Leave a Reply to dayjobCancel reply

This site uses Akismet to reduce spam. Learn how your comment data is processed.

8 thoughts on “No Church In The Wild

  1. trump pushing off stimulus negotiations … opting for the illusion of initiative rather than the reality of progress, as usual. Brave words in his tweet, but honestly, 150+M registered voters are now pondering “hmm, who would I rather have in charge of stimulus? Biden and Pelosi? Or trump and a herd of skinflint cats?

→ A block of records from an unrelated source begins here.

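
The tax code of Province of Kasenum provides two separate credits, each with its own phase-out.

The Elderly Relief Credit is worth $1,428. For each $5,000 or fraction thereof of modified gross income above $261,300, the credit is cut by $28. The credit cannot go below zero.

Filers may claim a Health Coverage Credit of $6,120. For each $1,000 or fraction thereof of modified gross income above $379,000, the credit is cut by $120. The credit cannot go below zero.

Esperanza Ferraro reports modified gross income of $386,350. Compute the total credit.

Elderly Relief Credit: income exceeds $261,300 by $125,050, which is 26 full-or-partial $5,000 increments; reduction = 26 × $28 = $728, leaving $700.
Health Coverage Credit: income exceeds $379,000 by $7,350, which is 8 full-or-partial $1,000 increments; reduction = 8 × $120 = $960, leaving $5,160.
Total: $700 + $5,160 = $5,860.

$5,860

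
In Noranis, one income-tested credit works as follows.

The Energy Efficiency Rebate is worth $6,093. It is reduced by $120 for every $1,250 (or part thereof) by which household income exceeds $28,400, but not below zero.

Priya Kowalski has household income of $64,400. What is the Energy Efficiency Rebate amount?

$2,613

Energy Efficiency Rebate: income exceeds $28,400 by $36,000, which is 29 full-or-partial $1,250 increments; reduction = 29 × $120 = $3,480, leaving $2,613.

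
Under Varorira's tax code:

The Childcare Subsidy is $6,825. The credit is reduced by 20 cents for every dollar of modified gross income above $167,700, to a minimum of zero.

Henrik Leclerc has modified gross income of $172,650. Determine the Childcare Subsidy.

Childcare Subsidy: 20% of the $4,950 excess over $167,700 is $990; credit = $6,825 − $990 = $5,835.

$5,835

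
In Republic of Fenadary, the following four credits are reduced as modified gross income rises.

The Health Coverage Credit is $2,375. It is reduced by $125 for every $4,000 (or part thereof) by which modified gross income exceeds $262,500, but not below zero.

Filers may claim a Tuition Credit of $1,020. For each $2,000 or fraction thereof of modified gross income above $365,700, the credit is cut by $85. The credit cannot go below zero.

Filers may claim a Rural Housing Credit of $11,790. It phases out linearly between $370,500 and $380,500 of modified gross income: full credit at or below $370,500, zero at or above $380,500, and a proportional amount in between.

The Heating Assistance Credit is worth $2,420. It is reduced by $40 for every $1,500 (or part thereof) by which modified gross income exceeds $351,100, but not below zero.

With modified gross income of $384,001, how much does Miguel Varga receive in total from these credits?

Health Coverage Credit: income exceeds $262,500 by $121,501 → 31 increments × $125 = $3,875 ≥ base, so the credit is $0.
Tuition Credit: income exceeds $365,700 by $18,301, which is 10 full-or-partial $2,000 increments; reduction = 10 × $85 = $850, leaving $170.
Rural Housing Credit: $384,001 is at or above $380,500, so the credit is $0.
Heating Assistance Credit: income exceeds $351,100 by $32,901, which is 22 full-or-partial $1,500 increments; reduction = 22 × $40 = $880, leaving $1,540.
Total: $0 + $170 + $0 + $1,540 = $1,710.

$1,710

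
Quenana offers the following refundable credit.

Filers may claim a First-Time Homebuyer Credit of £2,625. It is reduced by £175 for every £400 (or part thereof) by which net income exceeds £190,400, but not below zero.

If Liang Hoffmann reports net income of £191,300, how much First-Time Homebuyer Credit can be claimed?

£2,100

First-Time Homebuyer Credit: income exceeds £190,400 by £900, which is 3 full-or-partial £400 increments; reduction = 3 × £175 = £525, leaving £2,100.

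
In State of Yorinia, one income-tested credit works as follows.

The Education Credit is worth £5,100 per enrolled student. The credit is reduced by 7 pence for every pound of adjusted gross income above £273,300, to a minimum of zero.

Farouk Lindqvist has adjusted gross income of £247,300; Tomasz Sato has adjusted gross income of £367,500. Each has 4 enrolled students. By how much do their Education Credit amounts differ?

Farouk (£247,300): Education Credit: base = 4 × £5,100 = £20,400. £247,300 is at or below the £273,300 threshold, so the full £20,400 applies.
Tomasz (£367,500): Education Credit: base = 4 × £5,100 = £20,400. 7% of the £94,200 excess over £273,300 is £6,594; credit = £20,400 − £6,594 = £13,806.
Difference: |£20,400 − £13,806| = £6,594.

£6,594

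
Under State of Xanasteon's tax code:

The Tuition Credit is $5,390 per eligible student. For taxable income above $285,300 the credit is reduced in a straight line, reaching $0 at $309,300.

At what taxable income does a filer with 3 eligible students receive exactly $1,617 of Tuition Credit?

Full credit = 3 × $5,390 = $16,170.
$1,617 is 1,617/16,170 of the full $16,170, so 14,553/16,170 of the $24,000 range has been used: income = $285,300 + $24,000 × 14,553/16,170 = $306,900.

$306,900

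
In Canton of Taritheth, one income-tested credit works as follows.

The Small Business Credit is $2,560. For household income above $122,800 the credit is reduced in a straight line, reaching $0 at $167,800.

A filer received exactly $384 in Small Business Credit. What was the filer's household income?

$161,050

$384 is 384/2,560 of the full $2,560, so 2,176/2,560 of the $45,000 range has been used: income = $122,800 + $45,000 × 2,176/2,560 = $161,050.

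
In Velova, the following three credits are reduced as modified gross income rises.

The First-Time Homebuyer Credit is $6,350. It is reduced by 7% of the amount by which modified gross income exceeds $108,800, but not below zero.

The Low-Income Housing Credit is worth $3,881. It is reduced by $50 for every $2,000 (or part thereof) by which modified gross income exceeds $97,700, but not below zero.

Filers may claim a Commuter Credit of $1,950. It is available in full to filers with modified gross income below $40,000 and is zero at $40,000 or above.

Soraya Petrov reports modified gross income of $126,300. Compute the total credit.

First-Time Homebuyer Credit: 7% of the $17,500 excess over $108,800 is $1,225; credit = $6,350 − $1,225 = $5,125.
Low-Income Housing Credit: income exceeds $97,700 by $28,600, which is 15 full-or-partial $2,000 increments; reduction = 15 × $50 = $750, leaving $3,131.
Commuter Credit: $126,300 meets or exceeds the $40,000 cutoff, so the credit is $0.
Total: $5,125 + $3,131 + $0 = $8,256.

$8,256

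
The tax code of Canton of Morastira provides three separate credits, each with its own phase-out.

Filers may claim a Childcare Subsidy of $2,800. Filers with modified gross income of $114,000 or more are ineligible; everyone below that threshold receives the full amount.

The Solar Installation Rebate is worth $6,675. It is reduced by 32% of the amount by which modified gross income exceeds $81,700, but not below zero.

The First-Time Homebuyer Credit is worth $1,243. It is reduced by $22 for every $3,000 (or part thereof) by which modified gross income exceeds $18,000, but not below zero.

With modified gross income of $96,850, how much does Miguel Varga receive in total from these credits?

Childcare Subsidy: $96,850 is below the $114,000 cutoff, so the full $2,800 applies.
Solar Installation Rebate: 32% of the $15,150 excess over $81,700 is $4,848; credit = $6,675 − $4,848 = $1,827.
First-Time Homebuyer Credit: income exceeds $18,000 by $78,850, which is 27 full-or-partial $3,000 increments; reduction = 27 × $22 = $594, leaving $649.
Total: $2,800 + $1,827 + $649 = $5,276.

$5,276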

    If anyone was actually still undecided, trump has now dumped himself on the wrong of the vital issue: “it’s the stimulus, stupid”.

  2. The biggest mystery of this administration to me is the degree to which Trump understands he’s conning people vs. how much he actually believes what he is saying. I still think the likelihood of him actually pushing us to the point of constitutional crisis is small. I’d be willing to bet that he is just setting up that narrative so he can maintain the veneer of a winner among his cult and milk them for all the dollars they are worth. After all, he really couldn’t be doing a worse job lately of trying to get himself reelected, so in some sense, it almost seems intentional which goes back to the original question: is he extricating himself from the presidency to cash in on the con or is this all part of his hubris and lack of capacity for self-reflection?

    1. I’ll go with both. He certainly does intend to cash in on his con, as he has shown he has been doing, while also lacking capacity of self reflection.

  3. If he loses, or steps down because of ill health to avoid defeat, I can see him immediately going into campaign and fund raising mode, for 2024. He’s become the political equivalent of a TV evangelist basking in the adulation and the money it brings in.

  4. I wonder if a bargain can be struck where Trump graciously accepts defeat in return for a tacit promise
    not to pursue his, and his children’s financial and criminal transgressions. That would be distasteful but
    better than an all out legal fight over the ballots with Barr and the 6-3 Supreme Court on his side.